Monday, January 11, 2010

What is Replacement Behaviors?

Replacement behavior is a tool that parents deliberately teach their children. This tool is called a replacement because you are trying to exchange it for an unwanted behavior.

One of the many things that parents of children with Autism have learned is how to extinguish or get rid of a behavior. Unfortunately, during this process all children tend to substitute another behavior. As parents of children with autism know sometimes the behavior their child substitutes is worse than the original behavior.

Many parents have learned to substitute what is called a relaxation behavior for the unwanted behavior. Counting to ten if you child can or will count or even deep breathing are two relaxation behaviors. We have successfully used this with Dominoe in years past. It is also easy to teach and for everyone else to model.
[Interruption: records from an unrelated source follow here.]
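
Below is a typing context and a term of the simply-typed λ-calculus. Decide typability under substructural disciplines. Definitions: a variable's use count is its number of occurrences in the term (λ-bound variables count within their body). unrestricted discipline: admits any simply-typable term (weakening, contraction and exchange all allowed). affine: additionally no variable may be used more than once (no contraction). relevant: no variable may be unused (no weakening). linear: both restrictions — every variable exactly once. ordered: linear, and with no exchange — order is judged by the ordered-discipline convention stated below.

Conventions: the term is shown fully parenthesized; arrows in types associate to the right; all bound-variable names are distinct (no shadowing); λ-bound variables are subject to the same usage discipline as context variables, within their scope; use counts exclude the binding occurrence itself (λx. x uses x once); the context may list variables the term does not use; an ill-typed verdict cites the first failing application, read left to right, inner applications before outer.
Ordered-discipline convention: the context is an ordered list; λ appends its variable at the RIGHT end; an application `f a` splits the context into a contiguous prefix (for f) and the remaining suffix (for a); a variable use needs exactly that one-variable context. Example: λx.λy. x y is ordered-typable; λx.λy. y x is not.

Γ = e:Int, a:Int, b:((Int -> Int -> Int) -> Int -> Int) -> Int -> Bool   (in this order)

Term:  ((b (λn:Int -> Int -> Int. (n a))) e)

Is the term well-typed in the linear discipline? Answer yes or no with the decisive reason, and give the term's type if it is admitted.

yes — each of e, a, b, n used exactly once; term : Bool
counts: e=1; a=1; b=1; n (λ-bound)=1
order of uses: b, n, a, e
typing: well-typed at Bool
per-discipline verdicts: ordered ✗, linear ✓, affine ✓, relevant ✓, unrestricted ✓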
Other parents use physical activity as a replacement behavior. This can be ideal for some children as it expends excess energy and makes them sleep better. That is true whether your child has a disability or not.

Substituting physical activity for an unwanted behavior also gives parents other perks. One of these is reducing the child with Autism’s frustration. Physical activity also gives the parent the opportunity to be up and moving around too. Dominoe and the aide used to move books from one room to another. She even liked it.

Another perk is moving around seem to give the child a chance to think of words to use instead of behaviors. A parent may have to prompt their child to do this but it does happen.